Kim Foster recognises that payment of statutory sick pay will be helpful, but highlights a bigger concern for businesses such as Copperfields: “If you have to close your business for two weeks or more you cannot make any claim to your Insurers – you are not covered for loss of business.” He emphasises: “The biggest impact will be business closure and the negative impact in your area of trading.”
At Philip Morris & Son, John Jones comments: “The statutory sick pay may be of value if we get significant infection rates amongst the staff, but obviously we are taking measures to avoid spread of infection, and hoping not to have too many off sick.”
At leading online and bricks and mortar retailer Harts of Stur (in Sturminster Newton), purchasing director David Conduit summed up: “From a business perspective, the autumn report into business rates restructuring will be very welcome, and should Covid-19 really bite, the refund of SSP is a help.”

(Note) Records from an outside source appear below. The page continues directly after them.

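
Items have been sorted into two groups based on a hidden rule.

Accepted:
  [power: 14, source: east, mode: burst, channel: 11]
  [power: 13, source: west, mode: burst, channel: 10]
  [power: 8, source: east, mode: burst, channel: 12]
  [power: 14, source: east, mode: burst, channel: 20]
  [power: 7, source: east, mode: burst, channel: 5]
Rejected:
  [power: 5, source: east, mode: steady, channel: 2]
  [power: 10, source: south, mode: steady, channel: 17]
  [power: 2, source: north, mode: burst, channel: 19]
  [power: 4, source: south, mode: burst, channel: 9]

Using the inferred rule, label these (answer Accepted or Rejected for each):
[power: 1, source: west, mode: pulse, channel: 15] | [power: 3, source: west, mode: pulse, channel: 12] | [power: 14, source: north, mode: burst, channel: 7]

All 'Accepted' examples share one property — mode is burst AND power ≥ 5 — and every 'Rejected' example lacks it.
[power: 1, source: west, mode: pulse, channel: 15] — mode is pulse, power = 1, hence Rejected.
[power: 3, source: west, mode: pulse, channel: 12] — mode is pulse, power = 3, hence Rejected.
[power: 14, source: north, mode: burst, channel: 7] — mode is burst, power = 14, hence Accepted.

Rejected, Rejected, Accepted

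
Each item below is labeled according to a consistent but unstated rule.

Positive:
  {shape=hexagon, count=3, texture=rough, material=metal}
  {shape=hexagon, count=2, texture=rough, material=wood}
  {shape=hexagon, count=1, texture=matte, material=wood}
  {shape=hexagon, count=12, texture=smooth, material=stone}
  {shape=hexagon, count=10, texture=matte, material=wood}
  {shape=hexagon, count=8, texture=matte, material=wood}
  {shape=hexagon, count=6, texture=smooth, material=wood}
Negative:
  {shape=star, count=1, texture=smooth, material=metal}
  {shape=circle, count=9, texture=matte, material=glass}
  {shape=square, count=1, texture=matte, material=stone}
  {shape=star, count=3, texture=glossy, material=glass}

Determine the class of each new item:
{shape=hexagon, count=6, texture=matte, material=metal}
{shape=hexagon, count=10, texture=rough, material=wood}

Positive, Positive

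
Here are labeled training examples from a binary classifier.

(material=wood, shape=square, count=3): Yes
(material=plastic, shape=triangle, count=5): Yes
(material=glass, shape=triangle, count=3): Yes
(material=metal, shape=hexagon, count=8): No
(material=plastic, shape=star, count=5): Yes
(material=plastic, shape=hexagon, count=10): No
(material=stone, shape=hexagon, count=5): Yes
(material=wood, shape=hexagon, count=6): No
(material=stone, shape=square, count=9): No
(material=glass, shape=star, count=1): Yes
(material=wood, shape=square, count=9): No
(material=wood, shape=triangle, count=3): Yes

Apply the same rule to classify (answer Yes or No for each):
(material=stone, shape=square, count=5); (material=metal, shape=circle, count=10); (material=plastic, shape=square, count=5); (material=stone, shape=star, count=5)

Yes, No, Yes, Yes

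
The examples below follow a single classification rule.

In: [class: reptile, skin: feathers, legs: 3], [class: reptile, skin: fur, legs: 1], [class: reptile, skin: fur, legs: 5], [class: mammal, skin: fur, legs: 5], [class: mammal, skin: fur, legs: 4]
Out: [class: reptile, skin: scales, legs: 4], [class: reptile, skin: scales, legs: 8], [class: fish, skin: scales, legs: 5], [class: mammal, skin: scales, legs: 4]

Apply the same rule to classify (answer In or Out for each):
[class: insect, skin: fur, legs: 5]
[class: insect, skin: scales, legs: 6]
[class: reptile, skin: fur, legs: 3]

The pattern is that an item is 'In' exactly when: skin is not scales.
[class: insect, skin: fur, legs: 5] — skin is fur, hence In. [class: insect, skin: scales, legs: 6] — skin is scales, hence Out. [class: reptile, skin: fur, legs: 3] — skin is fur, hence In.

In, Out, In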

Representing hundreds of cookshops and housewares stockists, The British Independent Retailers Association (Bira) welcomes the Chancellor’s measures to help small retailers as coronavirus cases multiply in the UK. The association had issued a plea to the Chancellor to help independent retailers prior to the Budget.
In addition to the business rates ‘holiday’ and sick pay payments, Bira also highlighted the ‘business Interruption’ loans of up to £1.2 million for small retail businesses, and that any company eligible for small business rates relief will be allowed a £3,000 cash grant.
However, Bira had hoped for an announcement about plans to reform the out-dated business rates system yesterday, having campaigned tirelessly for an overhaul over the past few years. However it does welcome the promise of £5bn investment in broadband in the country’s hardest-to-reach areas as a further boost to business.
Andrew Goodacre, Bira’s ceo states: “We are delighted to see that the Chancellor listened to our concerns regarding the potential impact of Covid19. The retail discount being increased to 100%, the support with SSP and small business grants are all very welcome.”
However, Andrew continued: “We still have concerns for those retailers above the £51,000 threshold and believe that the threshold should be increased to include more smaller retailer businesses with less than 250 employees.”